1. $x_{k-1}$ is on only one irreducible component, say $Y_{k-1,a}$. Then the local ring of $x_{k-1}$ in $X_{k-1}$ is $k[t]_{(t)}$, so one of $f$ or $g$ vanishes in this local ring, which implies that it vanishes on an open neighborhood of $x_{k-1}$, which implies it vanishes on an open neighborhood of $x$ by taking the preimage along the natural map $X\to X_{k-1}$.

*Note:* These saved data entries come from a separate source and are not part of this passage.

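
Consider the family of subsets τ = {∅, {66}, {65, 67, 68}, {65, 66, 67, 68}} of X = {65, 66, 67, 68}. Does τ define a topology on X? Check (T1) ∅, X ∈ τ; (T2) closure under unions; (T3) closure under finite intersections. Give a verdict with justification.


τ IS a topology on X.

Axiom (T1): ∅ ∈ τ? Yes; X ∈ τ? Yes.
Axiom (T2/T3): check pairwise unions and intersections of members of τ.
All pairwise intersections and unions checked — each lies in τ. Therefore τ satisfies (T1), (T2), (T3): it IS a topology on X.


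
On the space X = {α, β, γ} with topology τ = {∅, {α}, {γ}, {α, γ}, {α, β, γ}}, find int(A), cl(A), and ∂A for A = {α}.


int(A) = {α}, cl(A) = {α, β}, ∂A = {β}.

Closed sets in (X, τ) are complements of opens:
  closed(X, τ) = {∅, {β}, {α, β}, {β, γ}, {α, β, γ}}.
int(A) = ⋃ {U ∈ τ : U ⊆ A}. Opens contained in A: ∅, {α}.
Taking the union of these: int(A) = {α}.
cl(A) = ⋂ {C closed : A ⊆ C}. Closed sets containing A: {α, β}, {α, β, γ}.
Intersecting these: cl(A) = {α, β}.
∂A = cl(A) ∖ int(A) = {α, β} ∖ {α} = {β}.


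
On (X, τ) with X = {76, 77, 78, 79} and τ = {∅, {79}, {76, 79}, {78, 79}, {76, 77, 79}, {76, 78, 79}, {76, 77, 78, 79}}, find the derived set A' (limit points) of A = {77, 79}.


A' = {76, 77, 78}

For each x ∈ X, list the open sets U ∈ τ with x ∈ U, then check whether U ∩ (A ∖ {x}) ≠ ∅ for every such U.
  x = 76: opens ∋ x are {76, 79}, {76, 77, 79}, {76, 78, 79}, {76, 77, 78, 79}; each meets A ∖ {76}, so x IS a limit point.
  x = 77: opens ∋ x are {76, 77, 79}, {76, 77, 78, 79}; each meets A ∖ {77}, so x IS a limit point.
  x = 78: opens ∋ x are {78, 79}, {76, 78, 79}, {76, 77, 78, 79}; each meets A ∖ {78}, so x IS a limit point.
  x = 79: open {79} ∋ x has {79} ∩ (A ∖ {79}) = ∅, so x is NOT a limit point.
Collecting: A' = {76, 77, 78}.


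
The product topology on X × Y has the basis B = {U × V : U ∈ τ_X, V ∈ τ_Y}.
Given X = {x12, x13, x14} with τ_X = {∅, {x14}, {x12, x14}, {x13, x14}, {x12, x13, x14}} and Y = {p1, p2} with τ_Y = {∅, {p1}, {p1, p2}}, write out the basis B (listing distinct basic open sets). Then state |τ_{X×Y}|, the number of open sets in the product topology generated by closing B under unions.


Basis B = {∅ × ∅, {x14} × {p1}, {x12, x14} × {p1}, {x13, x14} × {p1}, {x14} × {p1, p2}, {x12, x13, x14} × {p1}, {x12, x14} × {p1, p2}, {x13, x14} × {p1, p2}, {x12, x13, x14} × {p1, p2}}; |τ_{X×Y}| = 14.

Enumerate products U × V with U ∈ τ_X, V ∈ τ_Y (deduplicated):
  ∅ × ∅ = {} (∅)
  {x14} × {p1} = {(x14,p1)}
  {x12, x14} × {p1} = {(x12,p1), (x14,p1)}
  {x13, x14} × {p1} = {(x13,p1), (x14,p1)}
  {x14} × {p1, p2} = {(x14,p1), (x14,p2)}
  {x12, x13, x14} × {p1} = {(x12,p1), (x13,p1), (x14,p1)}
  {x12, x14} × {p1, p2} = {(x12,p1), (x12,p2), (x14,p1), (x14,p2)}
  {x13, x14} × {p1, p2} = {(x13,p1), (x13,p2), (x14,p1), (x14,p2)}
  {x12, x13, x14} × {p1, p2} = {(x12,p1), (x12,p2), (x13,p1), (x13,p2), (x14,p1), (x14,p2)}
These 9 distinct sets form the basis B.
Close under arbitrary unions to get τ_{X×Y}; counting gives |τ_{X×Y}| = 14.


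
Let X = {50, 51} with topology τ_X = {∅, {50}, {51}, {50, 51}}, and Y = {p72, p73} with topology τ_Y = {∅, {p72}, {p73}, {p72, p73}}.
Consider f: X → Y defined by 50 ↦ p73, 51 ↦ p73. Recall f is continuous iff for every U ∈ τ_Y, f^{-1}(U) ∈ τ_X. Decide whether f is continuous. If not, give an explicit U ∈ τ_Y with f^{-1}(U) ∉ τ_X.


f IS continuous.

Compute f^{-1}(U) for each U ∈ τ_Y:
  U = ∅: f^{-1}(U) = ∅ ∈ τ_X ✓.
  U = {p72}: f^{-1}(U) = ∅ ∈ τ_X ✓.
  U = {p73}: f^{-1}(U) = {50, 51} ∈ τ_X ✓.
  U = {p72, p73}: f^{-1}(U) = {50, 51} ∈ τ_X ✓.
Every preimage lies in τ_X, so f IS continuous.


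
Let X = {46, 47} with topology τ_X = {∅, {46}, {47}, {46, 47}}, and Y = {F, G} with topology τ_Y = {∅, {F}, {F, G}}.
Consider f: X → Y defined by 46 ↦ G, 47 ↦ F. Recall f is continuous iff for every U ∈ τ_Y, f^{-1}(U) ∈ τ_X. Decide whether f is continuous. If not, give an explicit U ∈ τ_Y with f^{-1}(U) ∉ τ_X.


f IS continuous.

Compute f^{-1}(U) for each U ∈ τ_Y:
  U = ∅: f^{-1}(U) = ∅ ∈ τ_X ✓.
  U = {F}: f^{-1}(U) = {47} ∈ τ_X ✓.
  U = {F, G}: f^{-1}(U) = {46, 47} ∈ τ_X ✓.
Every preimage lies in τ_X, so f IS continuous.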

2. $x_{k-1}$ is on two irreducible components, say $Y_{k-1,a}$ and $Y_{k-1,a+\frac{1}{2^k}}$. If $x_k$ is only on one irreducible component (the one mapping down to $x_{k-1}$), then we can reuse the proof from step 1. So assume $x_k$ is on both $Y_{k,a}$ and $Y_{k,a+\frac{1}{2^{k+1}}}$. For $fg=0$ in the local ring of $x_{k-1}$, we must have $f$ vanishing on $Y_{k-1,a}$ and $g$ vanishing on $Y_{k-1,a+\frac{1}{2^{k}}}$ (or vice-versa). Now the pullbacks of $f$ and $g$ to $X_k$ are zero on $Y_{k,a+\frac{1}{2^{k+1}}}$, since $f(x_{k-1})=g(x_{k-1})=0$. Therefore on a neighborhood of $x_k$ which is entirely contained in $Y_{k,a}$ and $Y_{k,a+\frac{1}{2^{k+1}}}$, we have $f=0$, and we're done by the last line of 1.